Get value with the lowest key value from Map[Int, String]

Say I have a map: Map[Int, String]. How would I get the value [String] with the lowest key [Int]. I've been trying to implement this functionally, but just can't figure out how to do this.
The following code will get you a value with a lowest key (ignoring some corner cases).
def lowestKeyMember[A](m: Map[Int,A]): A = m(m.keys.min)
This will break ties arbitrarily and throw on an empty map. If you need to do this operation frequently and/or on large maps, you should look into SortedMap.
Maps are not normally sorted. You could however use a SortedMap, then the map will be sorted and the first value will be the head. All you need to do is retrieve the head.
map.head()
Come on, people! "Functionally" is code word for "folding".
scala> val m = Map(1->"eins",2->"zwei",3->"drei")
m: scala.collection.immutable.Map[Int,String] = Map(1 -> eins, 2 -> zwei, 3 -> drei)
scala> m.foldLeft(Int.MaxValue -> "") { case (min,p) => if (min._1 <= p._1) min else p }
res0: (Int, String) = (1,eins)
But an 8-char operator?
Let's see, is that enough parens? Don't tell me -> is like - and /: is like /.

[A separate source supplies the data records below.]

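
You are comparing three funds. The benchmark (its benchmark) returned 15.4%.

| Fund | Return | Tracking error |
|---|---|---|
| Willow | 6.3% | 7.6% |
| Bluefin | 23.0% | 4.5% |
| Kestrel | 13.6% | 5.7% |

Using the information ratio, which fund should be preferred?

Willow: IR = (6.3% − 15.4%) / 7.6% = -1.197
Bluefin: IR = (23.0% − 15.4%) / 4.5% = 1.689
Kestrel: IR = (13.6% − 15.4%) / 5.7% = -0.316
Highest: Bluefin (1.689).

Bluefin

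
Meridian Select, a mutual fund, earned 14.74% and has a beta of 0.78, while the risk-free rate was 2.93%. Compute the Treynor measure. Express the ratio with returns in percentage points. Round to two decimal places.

15.14

Treynor = (Rp − Rf) / β = (14.74% − 2.93%) / 0.78 = 11.81 / 0.78 = 15.1410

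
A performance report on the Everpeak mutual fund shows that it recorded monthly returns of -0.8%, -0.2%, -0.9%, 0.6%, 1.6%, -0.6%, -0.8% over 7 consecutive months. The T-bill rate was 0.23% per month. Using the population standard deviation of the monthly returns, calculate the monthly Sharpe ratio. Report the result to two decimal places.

-0.45

r̄ = (-0.8 − 0.2 − 0.9 + 0.6 + 1.6 − 0.6 − 0.8) / 7 = -1.10 / 7 = -0.1571%
Population σ = √[Σ(r − r̄)² / 7] = √[5.2371 / 7] = √0.7482 = 0.8650%
Sharpe = (r̄ − rf) / σ = (-0.1571 − 0.23) / 0.8650 = -0.3871 / 0.8650 = -0.4475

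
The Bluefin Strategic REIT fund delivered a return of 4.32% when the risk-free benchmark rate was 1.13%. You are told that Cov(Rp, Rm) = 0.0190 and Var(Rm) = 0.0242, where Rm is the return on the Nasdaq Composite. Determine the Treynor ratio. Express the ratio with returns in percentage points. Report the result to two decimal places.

4.06

β = Cov / Var = 0.0190 / 0.0242 = 0.7851
Treynor = (Rp − Rf) / β = (4.32% − 1.13%) / 0.7851 = 3.19 / 0.7851 = 4.0632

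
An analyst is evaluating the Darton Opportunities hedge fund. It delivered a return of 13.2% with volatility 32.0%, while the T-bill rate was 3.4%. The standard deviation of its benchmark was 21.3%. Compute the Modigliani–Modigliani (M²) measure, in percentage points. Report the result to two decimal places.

Sharpe = (Rp − Rf) / σp = (13.2% − 3.4%) / 32.0% = 0.3063
M² = Rf + Sharpe × σm = 3.4% + 0.3063 × 21.3% = 9.9242%

9.92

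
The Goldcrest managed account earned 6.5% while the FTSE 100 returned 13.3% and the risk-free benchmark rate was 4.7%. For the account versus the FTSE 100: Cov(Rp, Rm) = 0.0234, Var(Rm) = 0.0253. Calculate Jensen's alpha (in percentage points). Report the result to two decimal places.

-6.15

β = Cov / Var = 0.0234 / 0.0253 = 0.9249
E[R] = Rf + β(Rm − Rf) = 4.7% + 0.9249 × (13.3% − 4.7%) = 12.6541%
α = Rp − E[R] = 6.5% − 12.6541% = -6.1541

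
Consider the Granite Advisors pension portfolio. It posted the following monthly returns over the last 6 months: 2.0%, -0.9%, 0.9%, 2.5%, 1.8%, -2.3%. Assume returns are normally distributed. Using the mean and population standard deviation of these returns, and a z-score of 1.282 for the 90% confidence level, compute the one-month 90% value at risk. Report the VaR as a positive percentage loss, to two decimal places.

Mean return μ = 4.00 / 6 = 0.6667%
Population σ = √[Σ(r − μ)² / 6] = √[17.7333 / 6] = √2.9556 = 1.7192%
VaR = −(μ − z·σ) = −(0.6667 − 1.282 × 1.7192) = −(-1.5373) = 1.5373%

1.54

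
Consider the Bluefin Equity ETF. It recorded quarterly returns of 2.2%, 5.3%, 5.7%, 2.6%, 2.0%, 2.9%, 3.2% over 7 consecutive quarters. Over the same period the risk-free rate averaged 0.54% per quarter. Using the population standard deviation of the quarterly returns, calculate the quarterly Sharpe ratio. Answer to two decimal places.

2.09

Mean return r̄ = 23.90 / 7 = 3.4143%
Population σ = √[Σ(r − r̄)² / 7] = √[13.2286 / 7] = √1.8898 = 1.3747%
Sharpe = (r̄ − rf) / σ = (3.4143 − 0.54) / 1.3747 = 2.8743 / 1.3747 = 2.0909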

scala> (Int.MaxValue -> "" /: m) { case (min,p) => if (min._1 <= p._1) min else p }
<console>:9: error: missing arguments for method /: in trait TraversableOnce;
follow this method with `_' if you want to treat it as a partially applied function
(Int.MaxValue -> "" /: m) { case (min,p) => if (min._1 <= p._1) min else p }
^
Oh, well, OK.
scala> ((Int.MaxValue -> "") /: m) { case (min,p) => if (min._1 <= p._1) min else p }
res2: (Int, String) = (1,eins)
Or,
scala> import math.Ordering.Implicits._
import math.Ordering.Implicits._
scala> ((Int.MaxValue -> "") /: m) { case (min,p) if min <= p => min case (_, p) => p }
res5: (Int, String) = (1,eins)
A variant of the _.keys.min solution that works with Options (i.e. will not throw on an empty map):
scala> val a : Map[Int, String]=Map(1 -> "1", 2 -> "2")

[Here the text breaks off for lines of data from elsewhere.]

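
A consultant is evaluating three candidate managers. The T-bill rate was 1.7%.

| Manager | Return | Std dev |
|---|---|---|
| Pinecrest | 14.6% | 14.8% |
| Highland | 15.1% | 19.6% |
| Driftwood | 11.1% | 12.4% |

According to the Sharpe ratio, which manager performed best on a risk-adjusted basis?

Pinecrest

Pinecrest: Sharpe ratio = (14.6% − 1.7%) / 14.8% = 0.872
Highland: Sharpe ratio = (15.1% − 1.7%) / 19.6% = 0.684
Driftwood: Sharpe ratio = (11.1% − 1.7%) / 12.4% = 0.758
Highest: Pinecrest (0.872).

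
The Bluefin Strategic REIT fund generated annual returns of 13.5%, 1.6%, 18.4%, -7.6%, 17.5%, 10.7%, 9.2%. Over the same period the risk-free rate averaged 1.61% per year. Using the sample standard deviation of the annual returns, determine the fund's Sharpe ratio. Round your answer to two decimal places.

r̄ = (13.5 + 1.6 + 18.4 − 7.6 + 17.5 + 10.7 + 9.2) / 7 = 9.0429%
Sample σ = √[Σ(r − r̄)² / 6] = √[514.0971 / 6] = √85.6829 = 9.2565%
Sharpe = (r̄ − rf) / σ = (9.0429 − 1.61) / 9.2565 = 7.4329 / 9.2565 = 0.8030

0.80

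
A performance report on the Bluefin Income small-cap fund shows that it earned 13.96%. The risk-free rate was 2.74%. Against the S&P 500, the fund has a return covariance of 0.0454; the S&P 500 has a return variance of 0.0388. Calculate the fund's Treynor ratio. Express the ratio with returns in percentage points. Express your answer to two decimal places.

9.59

β = Cov / Var = 0.0454 / 0.0388 = 1.1701
Treynor = (Rp − Rf) / β = (13.96% − 2.74%) / 1.1701 = 11.22 / 1.1701 = 9.5889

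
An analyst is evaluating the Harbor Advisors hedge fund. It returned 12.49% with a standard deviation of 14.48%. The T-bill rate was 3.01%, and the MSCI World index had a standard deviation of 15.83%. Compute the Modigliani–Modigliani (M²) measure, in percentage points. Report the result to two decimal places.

Sharpe = (Rp − Rf) / σp = (12.49% − 3.01%) / 14.48% = 0.6547
M² = Rf + Sharpe × σm = 3.01% + 0.6547 × 15.83% = 13.3739%

13.37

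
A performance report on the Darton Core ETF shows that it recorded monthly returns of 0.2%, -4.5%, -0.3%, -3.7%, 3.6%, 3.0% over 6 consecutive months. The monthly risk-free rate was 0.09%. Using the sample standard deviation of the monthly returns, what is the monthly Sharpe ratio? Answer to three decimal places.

-0.112

μ = (0.2 − 4.5 − 0.3 − 3.7 + 3.6 + 3) / 6 = -0.2833%
Σ(r − μ)² = 55.5483; sample σ = √(55.5483/5) = 3.3331%
Sharpe = (μ − rf) / σ = (-0.2833 − 0.09) / 3.3331 = -0.3733 / 3.3331 = -0.1120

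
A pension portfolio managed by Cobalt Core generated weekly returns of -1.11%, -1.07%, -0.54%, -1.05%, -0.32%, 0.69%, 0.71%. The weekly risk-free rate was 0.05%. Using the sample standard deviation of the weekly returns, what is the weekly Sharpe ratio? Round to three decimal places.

-0.544

r̄ = (-1.11 − 1.07 − 0.54 − 1.05 − 0.32 + 0.69 + 0.71) / 7 = -0.3843%
Sample σ = √[Σ(r − r̄)² / 6] = √[3.8200 / 6] = √0.6367 = 0.7979%
Sharpe = (r̄ − rf) / σ = (-0.3843 − 0.05) / 0.7979 = -0.4343 / 0.7979 = -0.5443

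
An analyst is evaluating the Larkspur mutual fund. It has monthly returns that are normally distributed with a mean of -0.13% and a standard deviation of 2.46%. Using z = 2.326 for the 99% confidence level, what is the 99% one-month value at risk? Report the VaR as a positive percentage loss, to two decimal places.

5.85

VaR (as % loss) = −(μ − z·σ) = −(-0.13% − 2.326 × 2.46%) = −(-5.85196%) = 5.85196%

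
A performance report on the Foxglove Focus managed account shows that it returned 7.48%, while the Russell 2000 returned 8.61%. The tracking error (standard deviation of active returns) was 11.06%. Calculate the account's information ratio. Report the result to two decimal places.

IR = (Rp − Rb) / TE = (7.48% − 8.61%) / 11.06% = -1.13% / 11.06% = -0.1022

-0.10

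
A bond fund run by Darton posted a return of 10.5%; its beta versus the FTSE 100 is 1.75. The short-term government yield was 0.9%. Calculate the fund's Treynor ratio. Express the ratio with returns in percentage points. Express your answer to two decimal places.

Treynor = (Rp − Rf) / β = (10.5% − 0.9%) / 1.75 = 9.60 / 1.75 = 5.4857

5.49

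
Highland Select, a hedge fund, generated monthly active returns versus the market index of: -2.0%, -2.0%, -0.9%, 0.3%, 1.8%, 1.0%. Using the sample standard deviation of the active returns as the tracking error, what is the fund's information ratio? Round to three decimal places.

-0.189

Mean return μ = -1.80 / 6 = -0.3000%
Sample std dev = √[12.6000 / 5] = 1.5875%
IR = μ / tracking error = -0.3000 / 1.5875 = -0.1890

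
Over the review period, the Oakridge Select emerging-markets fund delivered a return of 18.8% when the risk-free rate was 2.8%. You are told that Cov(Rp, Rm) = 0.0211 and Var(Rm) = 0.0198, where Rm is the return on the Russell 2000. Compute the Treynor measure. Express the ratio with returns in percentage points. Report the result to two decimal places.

15.01

β = Cov / Var = 0.0211 / 0.0198 = 1.0657
Treynor = (Rp − Rf) / β = (18.8% − 2.8%) / 1.0657 = 16.00 / 1.0657 = 15.0136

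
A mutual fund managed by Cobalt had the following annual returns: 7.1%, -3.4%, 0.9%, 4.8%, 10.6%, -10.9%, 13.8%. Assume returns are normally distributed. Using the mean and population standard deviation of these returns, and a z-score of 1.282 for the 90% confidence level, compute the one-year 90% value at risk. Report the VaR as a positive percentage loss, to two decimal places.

6.81

Mean return r̄ = 22.90 / 7 = 3.2714%
Σ(r − r̄)² = (7.1 − 3.2714)² + (-3.4 − 3.2714)² + … = 432.5143
population σ = √(432.5143 / 7) = √61.7878 = 7.8605%
VaR = −(r̄ − z·σ) = −(3.2714 − 1.282 × 7.8605) = −(-6.8058) = 6.8058%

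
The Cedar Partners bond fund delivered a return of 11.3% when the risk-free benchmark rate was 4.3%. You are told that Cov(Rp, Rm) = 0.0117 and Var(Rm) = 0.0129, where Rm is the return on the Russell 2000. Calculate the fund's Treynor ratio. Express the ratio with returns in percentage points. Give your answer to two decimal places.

β = Cov / Var = 0.0117 / 0.0129 = 0.9070
Treynor = (Rp − Rf) / β = (11.3% − 4.3%) / 0.9070 = 7.00 / 0.9070 = 7.7178

7.72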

a: Map[Int,String] = Map(1 -> 1, 2 -> 2)
scala> val b : Map[Int, String]=Map()
b: Map[Int,String] = Map()
scala> def valueForMinKey[K,V](a : Map[K,V])(implicit cmp : Ordering[K]) = a.keys.reduceOption(cmp.min(_, _)).map(a(_))
valueForMinKey: [K, V](a: Map[K,V])(implicit cmp: Ordering[K])Option[V]
scala> valueForMinKey(a)
res27: Option[String] = Some(1)
scala> valueForMinKey(b)
res28: Option[String] = None
In this example, the implicit parameter cmp will be satisfied by Ordering.Int. The example will work with any Map where the keys can be ordered (and a matching implict can be found by the compiler).